America’s largest brewer and one of the country’s largest trucking companies are the latest customers to get in line for a new all-electric tractor.
Anheuser-Busch last week placed an order for 40 of the Telsa Semi trucks that were introduced less than a month ago. The 40 semi-trucks, one of Tesla’s largest reported pre-orders, will be fully electric-powered and equipped with autonomous driving capabilities.
PepsiCo confirmed today that it has reserved 100 of Tesla’s new electric trucks, the largest-known single order for the electric big rig to-date.

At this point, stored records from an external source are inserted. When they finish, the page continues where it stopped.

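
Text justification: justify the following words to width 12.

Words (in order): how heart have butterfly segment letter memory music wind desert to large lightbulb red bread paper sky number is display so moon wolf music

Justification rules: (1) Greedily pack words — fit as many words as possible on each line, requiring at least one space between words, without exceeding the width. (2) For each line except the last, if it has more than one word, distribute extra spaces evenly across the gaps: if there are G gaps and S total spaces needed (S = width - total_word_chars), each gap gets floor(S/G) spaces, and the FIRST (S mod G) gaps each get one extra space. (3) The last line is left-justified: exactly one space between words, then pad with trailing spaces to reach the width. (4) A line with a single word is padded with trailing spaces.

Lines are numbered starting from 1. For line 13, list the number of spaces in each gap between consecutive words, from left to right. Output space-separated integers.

Line 1: ['how', 'heart'] (min_width=9, slack=3)
Line 2: ['have'] (min_width=4, slack=8)
Line 3: ['butterfly'] (min_width=9, slack=3)
Line 4: ['segment'] (min_width=7, slack=5)
Line 5: ['letter'] (min_width=6, slack=6)
Line 6: ['memory', 'music'] (min_width=12, slack=0)
Line 7: ['wind', 'desert'] (min_width=11, slack=1)
Line 8: ['to', 'large'] (min_width=8, slack=4)
Line 9: ['lightbulb'] (min_width=9, slack=3)
Line 10: ['red', 'bread'] (min_width=9, slack=3)
Line 11: ['paper', 'sky'] (min_width=9, slack=3)
Line 12: ['number', 'is'] (min_width=9, slack=3)
Line 13: ['display', 'so'] (min_width=10, slack=2)
Line 14: ['moon', 'wolf'] (min_width=9, slack=3)
Line 15: ['music'] (min_width=5, slack=7)

Answer: 3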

On Monday, Schneider announced it has committed to purchase Tesla Semi trucks, but did not say how many or which version. A spokesperson for the company said that while Schneider is not divulging a specific number at this time, they did call it “a meaningful amount.”
A 300-mile variant of the Tesla Semi costs $150,000; the 500-mile model, $180,000; and a Founders Series will run $200,000, according to Tesla’s website and each requires a $20,000 deposit.
“This new technology resets the bar for sustainability and safety,” said Mark Rourke, executive vice president and COO at Wisconsin-based Schneider, in a statement. “We are excited about the potential the electric Semi truck offers for delivering a smaller carbon footprint, dramatically lowering lifecycle operating costs and enhancing the driver experience. The technology will provide a natural extension to our next generation Quest platform.”
Anheuser-Busch says integrating the Tesla semi-trucks into the brewer’s distribution network will help achieve its commitment to reduce its operational carbon footprint by 30 percent by 2025 – the equivalent of removing nearly 500,000 cars from the road globally each year.
In addition to its partnership with Tesla, Anheuser-Busch is also working with Nikola Motor Company to develop and implement hydrogen-powered engines within its network, and with Otto and Uber Freight to test autonomous driving technology. The world’s largest brewer has also partnered with Convoy to access on-demand trucking capacity.
In 2016, an Otto truck carrying 51,744 cans of Budweiser completed an autonomous truckload shipment from Anheuser-Busch’s Ft. Collins, Colorado brewery to a distributorship in Colorado Springs, a distance of 132 miles – the first ever commercial beer delivery using autonomous driving technology.